Đông Á University (Đại học Đông Á) is a private and multidisciplinary university located in Da Nang, Vietnam. Originally founded as the Private Professional High School of Industrial Arts in January 2002, it became Đông Á University in May 2009. Its main campus is at 33 Xô Viết Nghệ Tĩnh; a second campus is located in Hoà Hải ward, Ngũ Hành Sơn District, a third campus was recently opened in Đắk Lắk province and additional campuses are under preparation in Quảng Nam province.

==History==

The founder, Dr Nguyễn Thị Anh Đào, came from a poor mountainous village in Tam Kỳ, Quảng Nam province. She overcame the poverty of her time through education and eventually graduated from Huế University (now the Huế University of Sciences), where she also lectured.
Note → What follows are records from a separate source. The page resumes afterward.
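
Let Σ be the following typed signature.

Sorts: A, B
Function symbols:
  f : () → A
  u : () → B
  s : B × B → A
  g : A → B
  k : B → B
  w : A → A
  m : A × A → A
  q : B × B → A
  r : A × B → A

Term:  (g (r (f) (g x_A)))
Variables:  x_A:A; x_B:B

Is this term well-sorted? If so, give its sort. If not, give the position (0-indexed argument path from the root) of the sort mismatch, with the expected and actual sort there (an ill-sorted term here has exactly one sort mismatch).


    (f) : A
      x_A : A
    (g x_A) : B
  (r (f) (g x_A)) : A
(g (r (f) (g x_A))) : B

well-sorted; sort = B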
She also received an MA degree in Educational Management and was promoted to research student with honours.

She founded the university to contribute to the development of companies and to provide her own business and industry community with skilled employees. The university was established on January 28, 2002, with the name Private Professional High School of Industrial Arts. The school's motto at that time was “students’ success is teachers’ happiness, industry success is the school's happiness”. After a while, the Board of Management decided to focus the school's activities on serving the public instead, enhancing and expanding their training programs, educational activities and school facilities under the name of Đông Á University.